I tried to solve CEOI 2017 Day1 problem — Mousetrap today during the csacademy mirror.
My idea is a bit different than what model solution does, but in the same time complexity O(nlogn).
I'll describe it briefly. First, let's assume we can freeze the mouse for a while and prepare the way for her. Let's calculate answer for this case and call it pathOnly. This is computed by the simple formula.
Now let's unfreeze the mouse. We will do binary search on answer — how many additional operations do we need now. Let's precalculate cost[] for each vertex x, meaning: how many additional operations if mouse gets to vertex x and stays there forever. Forever means in this case: until we prepare the rest of the graph for her.
Cost is computed by a simple recursive formula : cost[onPath] = 0 and cost[x] = cost[parent[x]] + degree(x) — 1 otherwise.

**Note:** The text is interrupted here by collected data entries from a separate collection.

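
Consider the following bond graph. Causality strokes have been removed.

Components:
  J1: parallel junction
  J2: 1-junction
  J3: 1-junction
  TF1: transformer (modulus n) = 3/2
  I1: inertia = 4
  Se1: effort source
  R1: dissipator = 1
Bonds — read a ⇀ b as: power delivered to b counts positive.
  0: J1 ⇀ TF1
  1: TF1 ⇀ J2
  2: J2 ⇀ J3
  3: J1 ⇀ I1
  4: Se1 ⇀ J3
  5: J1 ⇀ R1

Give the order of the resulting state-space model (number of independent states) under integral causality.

1  (I1 all integral)

#4 stroke at J3  (Se1 fixes effort; stroke away)
#2 stroke at J2  (J3 needs exactly one f-in)
#1 stroke at TF1  (only one flow-in slot at J2)
#0 stroke at J1  (TF1: transformer flips bond 1)
#3 stroke at I1  (J1 effort already set via bond 0)
#5 stroke at R1  (0-jn J1 has e-setter on 0)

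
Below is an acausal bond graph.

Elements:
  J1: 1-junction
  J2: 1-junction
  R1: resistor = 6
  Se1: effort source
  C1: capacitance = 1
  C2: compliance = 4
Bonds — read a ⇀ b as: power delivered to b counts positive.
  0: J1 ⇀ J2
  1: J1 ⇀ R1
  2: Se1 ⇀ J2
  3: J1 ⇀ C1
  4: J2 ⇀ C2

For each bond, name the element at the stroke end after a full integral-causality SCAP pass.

#2 |J2  (Se1: effort source, stroke at far end)
#3 |J1  (C1: C, integral causality)
#4 |J2  (C2: C, integral causality)
#0 |J1  (closing 1-jn rule on J2)
#1 |R1  (closing 1-jn rule on J1)

bond 0 stroke at J1
bond 1 stroke at R1
bond 2 stroke at J2
bond 3 stroke at J1
bond 4 stroke at J2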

Now let's move to the last step of the solution. Assume we are at some step of binsearch checking if the result can be not greater than k now. If a vertex has cost bigger than k, we should never let the mouse reach it. Otherwise, the mouse can safely get to that vertex. We compute dp[x] now -> how many operations do we need to succeed to be done before the mouse enters vertex x, dp[x] can be either 0 or 1. When a vertex is forbidden or sum of dps from its sons is greater than 1, dp[x] equals 1. Otherwise, it is 0. In the end, if dp[root] > 0, the answer for our current k does not exist and does exist otherwise.
The problem is that this solution doesn't work in at least two ways. I believe the implementation is O(nlogn) and should fit in the time limit, but it fails a lot. It gets WA twice, too. I would be very grateful if someone expressed his opinion about it.
Thanks in advance. PS. How to link the submission on csacademy?